Indeed, and in coherence with the criticisms made a year earlier, the coming to power of a socialist government in 2018 led to the change of name to the National Institute for Safety and Health at Work.

== Organization chart ==
The INSST is structured through central and territorial bodies.

=== Central bodies ===
All the central bodies have their headquarters in Madrid.

- The Director. The agency's director has the rank of deputy director-general and it is appointed and dismissed by an Order of the Minister of Labour with the advice of the Director-General for Labour, among the public administration's civil servants. The director assumes the representation of the Institute and it directs its activity for the fulfilment of its purposes. The director also act as the link between the General Council and the rest of the agency's organs. Finally, the director is the superior responsible for the payments and expenditures. A Deputy Technical Director and a Secretary-General assists the director.
- The General Council. It is responsible for informing the Ministry of Labour about the national action plans for occupational safety and health and for reporting on INSST performance criteria. It is chaired by the Secretary of State for Labour, being First Vice President the Director-General for Labour and Second Vice President the Director of the Institute. The Secretary-General of the Institute will act as secretary of the council, with voice but without vote.
  - It is composed of the following members:
    - Thirteen representatives of the most representative Trade Unions.
    - Thirteen representatives of business organizations.
    - Thirteen representatives of the Public Administration.

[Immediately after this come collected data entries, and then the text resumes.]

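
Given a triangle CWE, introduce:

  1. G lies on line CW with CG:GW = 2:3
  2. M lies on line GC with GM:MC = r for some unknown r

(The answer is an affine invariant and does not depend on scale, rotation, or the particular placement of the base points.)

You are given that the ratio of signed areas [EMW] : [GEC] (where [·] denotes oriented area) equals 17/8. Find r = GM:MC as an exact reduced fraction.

Choose coordinates C = (0, 0), W = (1, 0), E = (0, 1).
1. G lies on line CW with CG:GW = 2:3 ⇒ G = (2/5, 0)
2. With GM:MC = r, write λ = r/(r+1) so M = G + λ·(C−G); M is affine-linear in λ
Every point depending on M is an affine combination of M and λ-independent points, so each such coordinate is linear in λ; the λ² term in each signed area is a multiple of (C−G)×(C−G) = 0, so 2·[EMW] and 2·[GEC] are each linear in λ. Evaluating at λ=0 and λ=1:
  2·[EMW] = 2/5·λ + 3/5,   2·[GEC] = 2/5
So [EMW]:[GEC] = (2/5·λ + 3/5) / (2/5). Setting this equal to 17/8:
  2/5·λ + 3/5 = 17/8·(2/5)  ⇒  λ = 5/8
Then r = λ/(1−λ) = (5/8)/(3/8) = 5/3. Check: with r = 5/3, M = (3/20, 0) and [EMW]:[GEC] = 17/8 as required.

r = 5/3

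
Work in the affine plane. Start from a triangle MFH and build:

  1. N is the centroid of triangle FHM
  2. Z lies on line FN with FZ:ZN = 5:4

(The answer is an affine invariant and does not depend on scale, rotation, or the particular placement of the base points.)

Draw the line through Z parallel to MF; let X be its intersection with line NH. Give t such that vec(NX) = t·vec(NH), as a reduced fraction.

Set M = (0, 0), F = (1, 0), H = (0, 1); any affine frame gives the same invariant.
1. N is the centroid of triangle FHM ⇒ N = (1/3, 1/3)
2. Z lies on line FN with FZ:ZN = 5:4 ⇒ Z = (17/27, 5/27)
through Z parallel to MF: direction (1, 0); meets NH at X = (11/27, 5/27)
X = N + t·(H−N) with t = -2/9

t = -2/9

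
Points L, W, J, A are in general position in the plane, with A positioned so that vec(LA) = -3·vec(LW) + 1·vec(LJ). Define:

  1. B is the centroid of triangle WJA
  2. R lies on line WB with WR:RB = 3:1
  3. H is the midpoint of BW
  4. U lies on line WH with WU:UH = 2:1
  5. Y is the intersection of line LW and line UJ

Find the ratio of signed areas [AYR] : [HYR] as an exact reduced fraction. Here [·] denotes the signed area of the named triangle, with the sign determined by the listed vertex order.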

=== Territorial bodies ===
The territorial bodies are decentralized organs responsible for executing the policies of the Institute at regional and/or provincial level. They are:

- The Research and Technical Assistance Centres, also called National Centres. They perform, within the national scope, the functions that the Office of the Director of the Institute confers or delegates to them, developing specialized techniques of information and documentation, homologation and standardization, environment and ergonomics.
  - There are currently four centres:
    - The National Centre for Working Conditions (CNCT) in Barcelona.
    - The National Centre for Protection Means (CNMP) in Seville.
    - The National Centre for New Technologies (CNNT) in Madrid.
    - The National Centre for Machinery Verification (CNVM) in Barakaldo.
- The Provincial Technical Cabinets. They are responsible for the execution of the competencies of the Institute at the provincial level, with a director at their head. Currently there are only two, one in Ceuta and one in Melilla.

== National Committee on Safety and Health at Work ==
The National Committee on Safety and Health at Work (CNSST) created by the Occupational Hazards Prevention Act of 1995, is the collective advisory body of the Spanish Public Administrations in the formulation of prevention policies and institutional participation body in occupational safety and health. It is composed of representatives of the General State Administration, the Administrations of the Autonomous Communities and representatives of the most representative business and union organizations.

The National Institute for Safety and Health at Work assumes the General Secretariat of the National Committee, providing the necessary technical and scientific assistance for the development of its competences.